Re: [RFC PATCH v3 00/19] scsi: scsi_error: Introduce new error handle mechanism

Bart Van Assche <bvanassche@xxxxxxx> · Fri, 14 Mar 2025 08:55:25 -0700

On 3/14/25 2:01 AM, Hannes Reinecke wrote:
3. The current EH framework is designed around 'struct scsi_cmnd'.
Which means that the command _initiating_ the error handling can
only be returned once the _entire_ error handling (with all
escalations) is finished. And more often than not, the application
is waiting on that command to be completed before the next I/O
is sent. And that really limits the effectiveness of any improved
error handler; the application ultimatively has to wait for a
host reset before it can contine.

But anyway.
We already have a mechanism for asynchronous command aborts;
have you checked if you can adapt if for LUN reset, too?
That would be the easiest solution, I guess ...

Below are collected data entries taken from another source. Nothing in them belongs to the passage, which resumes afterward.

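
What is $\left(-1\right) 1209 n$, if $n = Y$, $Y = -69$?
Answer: $83421$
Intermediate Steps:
$n = -69$
$\left(-1\right) 1209 n = \left(-1\right) 1209 \left(-69\right) = \left(-1209\right) \left(-69\right) = 83421$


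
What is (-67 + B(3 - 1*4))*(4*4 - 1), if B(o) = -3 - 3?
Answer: -1095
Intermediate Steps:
B(o) = -6
(-67 + B(3 - 1*4))*(4*4 - 1) = (-67 - 6)*(4*4 - 1) = -73*(16 - 1) = -73*15 = -1095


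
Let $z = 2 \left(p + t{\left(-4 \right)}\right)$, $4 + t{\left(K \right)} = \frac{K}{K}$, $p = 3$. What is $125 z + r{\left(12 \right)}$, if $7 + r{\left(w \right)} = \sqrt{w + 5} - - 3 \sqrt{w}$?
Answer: $-7 + \sqrt{17} + 6 \sqrt{3} \approx 7.5154$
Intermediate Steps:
$t{\left(K \right)} = -3$ ($t{\left(K \right)} = -4 + \frac{K}{K} = -4 + 1 = -3$)
$r{\left(w \right)} = -7 + \sqrt{5 + w} + 3 \sqrt{w}$ ($r{\left(w \right)} = -7 + \left(\sqrt{w + 5} - - 3 \sqrt{w}\right) = -7 + \left(\sqrt{5 + w} + 3 \sqrt{w}\right) = -7 + \sqrt{5 + w} + 3 \sqrt{w}$)
$z = 0$ ($z = 2 \left(3 - 3\right) = 2 \cdot 0 = 0$)
$125 z + r{\left(12 \right)} = 125 \cdot 0 + \left(-7 + \sqrt{5 + 12} + 3 \sqrt{12}\right) = 0 + \left(-7 + \sqrt{17} + 3 \cdot 2 \sqrt{3}\right) = 0 + \left(-7 + \sqrt{17} + 6 \sqrt{3}\right) = -7 + \sqrt{17} + 6 \sqrt{3}$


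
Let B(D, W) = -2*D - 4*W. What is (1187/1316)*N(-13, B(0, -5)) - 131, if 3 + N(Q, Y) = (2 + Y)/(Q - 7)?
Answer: -1772627/13160 ≈ -134.70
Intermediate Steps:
B(D, W) = -4*W - 2*D
N(Q, Y) = -3 + (2 + Y)/(-7 + Q) (N(Q, Y) = -3 + (2 + Y)/(Q - 7) = -3 + (2 + Y)/(-7 + Q))
(1187/1316)*N(-13, B(0, -5)) - 131 = (1187/1316)*((23 + (-4*(-5) - 2*0) - 3*(-13))/(-7 - 13)) - 131 = (1187*(1/1316))*((23 + (20 + 0) + 39)/(-20)) - 131 = 1187*(-(23 + 20 + 39)/20)/1316 - 131 = 1187*(-1/20*82)/1316 - 131 = (1187/1316)*(-41/10) - 131 = -48667/13160 - 131 = -1772627/13160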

Hmm ... does this mean submitting a LUN reset while concurrently new
SCSI commands can be submitted from another thread? I don't think that's
safe.

Additionally, how could a LUN reset help if a SCSI abort doesn't help?
If a SCSI abort doesn't help, it probably means that the host controller
locked up, e.g. due to a firmware bug. How to recover from this without
resetting the host controller?

Thanks,

Bart.